Many Alzheimer’s and dementia patients were sent to Rock Creek with papers from the nursing homes alleging they had been “acting out,” former Rock Creek discharge planner and clinical social worker Kimberly Reevas told federal agents. But those elderly people seemed docile and “not aware of their surroundings,” Reevas said. Assigned to group therapy sessions, “they just sat there.”

Reevas and McDougal were among numerous health care professionals who helped authorities uncover the fraud and mistreatment.

In addition to Rock Creek, Borrasi also sent nursing home patients to Methodist and Loretto. At Methodist, Singla told agents, only 10 percent of those medical admissions had legitimate illnesses, while the other 90 percent were placed in the hospital “under vague or false diagnoses.”

Some patients were subjected to questionable procedures. At Methodist, Borrasi hospitalized an elderly Alzheimer’s patient in 2001 with the sketchy diagnosis of “mental status change,” then ordered several cycles of what Singla described as inappropriate brain radiation treatments.

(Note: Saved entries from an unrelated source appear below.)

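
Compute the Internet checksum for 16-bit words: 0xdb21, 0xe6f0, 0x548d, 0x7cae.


Sum all words (with carry folding):
+ 0xdb21 = 0xdb21
+ 0xe6f0 = 0xc212
+ 0x548d = 0x16a0
+ 0x7cae = 0x934e
One's complement: ~0x934e
Checksum = 0x6cb1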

When Singla raised questions, Borrasi responded by asking why Singla should care, “as long as (Singla) received the $80 a day for seeing the patient,” a federal report said. One mentally ill 66-year-old woman was transferred 35 times among five hospitals and three nursing homes while she was treated by Borrasi and his medical group from July 2000 through August 2003, according to court exhibits filed by prosecutors. Such repeated shuttling of elderly or infirm patients can increase the likelihood of serious illness or death, according to a study cited by prosecutors. Yet, prosecutors alleged, “Borrasi seemed almost oblivious to the terrible impact his referral practice would inevitably have on his patients.”

On tape, Borrasi acknowledged that once people were returned to their nursing homes, “they probably get even sicker.”
Still, ailing nursing home patients were good for business, he said. “You get like X number more admissions because of that.”